La séquence du spectateur

Il est 17h quand j’entre dans la salle. La projection est déjà commencée. Un bref entretien avec Dimitris Papaioannou nous apprend que la projection n’a ni début, ni milieu, ni fin. On est aussitôt averti que la proposition ne contient aucun muthos. Le chorégraphe encourage les spectateurs à s’installer confortablement dans la salle, à entrer et sortir, à manger et boire, durant la projection.

18h sonne. Autour de moi, personne n’a encore bougé de son siège. Les spectateurs semblent très attentifs. Une heure plus tard, on prend ses aises, le va-et-vient commence : quelques spectateurs vont se chercher un verre, d’autres se déplacent dans la salle, ça discute un peu plus. À 21h, la salle est encore pleine. Le pari semble relevé pour Papaioannou.

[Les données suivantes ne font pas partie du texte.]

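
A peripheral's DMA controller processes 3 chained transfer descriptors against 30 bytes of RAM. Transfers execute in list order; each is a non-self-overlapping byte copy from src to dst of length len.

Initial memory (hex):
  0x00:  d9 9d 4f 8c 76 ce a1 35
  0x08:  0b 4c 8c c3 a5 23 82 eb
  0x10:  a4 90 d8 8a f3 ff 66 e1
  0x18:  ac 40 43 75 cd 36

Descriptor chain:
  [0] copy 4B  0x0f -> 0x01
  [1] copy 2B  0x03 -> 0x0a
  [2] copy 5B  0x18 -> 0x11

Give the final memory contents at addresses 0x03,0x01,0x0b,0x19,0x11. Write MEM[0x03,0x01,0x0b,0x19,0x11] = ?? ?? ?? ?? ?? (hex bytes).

#0 dst[0x01+4] := {0xeb,0xa4,0x90,0xd8}
#1 dst[0x0a+2] := {0x90,0xd8}
#2 dst[0x11+5] := {0xac,0x40,0x43,0x75,0xcd}
query mem[0x03]=0x90, mem[0x01]=0xeb, mem[0x0b]=0xd8, mem[0x19]=0x40, mem[0x11]=0xac

MEM[0x03,0x01,0x0b,0x19,0x11] = 90 eb d8 40 ac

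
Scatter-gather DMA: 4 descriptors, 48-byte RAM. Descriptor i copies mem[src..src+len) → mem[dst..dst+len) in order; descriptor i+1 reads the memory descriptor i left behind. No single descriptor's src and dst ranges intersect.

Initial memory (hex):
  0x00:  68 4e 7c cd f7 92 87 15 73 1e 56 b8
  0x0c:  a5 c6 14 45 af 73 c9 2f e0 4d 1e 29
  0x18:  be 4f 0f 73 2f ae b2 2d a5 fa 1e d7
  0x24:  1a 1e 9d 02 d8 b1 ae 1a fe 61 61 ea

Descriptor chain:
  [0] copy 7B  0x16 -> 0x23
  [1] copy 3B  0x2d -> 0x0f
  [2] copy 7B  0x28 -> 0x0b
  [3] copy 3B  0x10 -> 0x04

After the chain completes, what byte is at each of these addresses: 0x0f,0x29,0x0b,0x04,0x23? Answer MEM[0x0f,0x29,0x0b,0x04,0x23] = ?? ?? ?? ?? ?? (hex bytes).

MEM[0x0f,0x29,0x0b,0x04,0x23] = fe 2f 73 61 1e

D0: mem[0x23..0x29] <- [1e 29 be 4f 0f 73 2f]
D1: mem[0x0f..0x11] <- [61 61 ea]
D2: mem[0x0b..0x11] <- [73 2f ae 1a fe 61 61]
D3: mem[0x04..0x06] <- [61 61 c9]
query mem[0x0f]=0xfe, mem[0x29]=0x2f, mem[0x0b]=0x73, mem[0x04]=0x61, mem[0x23]=0x1e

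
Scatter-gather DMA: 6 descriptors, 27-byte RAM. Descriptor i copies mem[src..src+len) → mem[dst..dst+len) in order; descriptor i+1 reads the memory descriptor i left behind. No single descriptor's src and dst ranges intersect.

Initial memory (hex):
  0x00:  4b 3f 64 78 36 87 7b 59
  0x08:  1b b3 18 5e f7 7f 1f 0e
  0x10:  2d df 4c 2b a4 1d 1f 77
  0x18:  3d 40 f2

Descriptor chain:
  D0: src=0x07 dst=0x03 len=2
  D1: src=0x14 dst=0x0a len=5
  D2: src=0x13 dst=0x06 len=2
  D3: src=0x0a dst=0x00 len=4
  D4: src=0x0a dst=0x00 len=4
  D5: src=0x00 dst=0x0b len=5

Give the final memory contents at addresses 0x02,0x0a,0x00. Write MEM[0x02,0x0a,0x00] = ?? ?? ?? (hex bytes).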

Le pari de Dimitris Papaioannou

Posons la question le plus franchement possible : pourquoi reste-t-on dans la salle ? Qu’est-ce qui fascine le spectateur dans l’exécution de ces gestes simples ?

La réponse n’est pas évidente. Car si on est captivé par Inside, ce n’est pas pour les raisons qui nous font, ailleurs, crier au génie de Papaioannou. Inside fascine non pas par ses qualités scénographiques, ni par ses arcs narratifs ou encore par la performance des interprètes.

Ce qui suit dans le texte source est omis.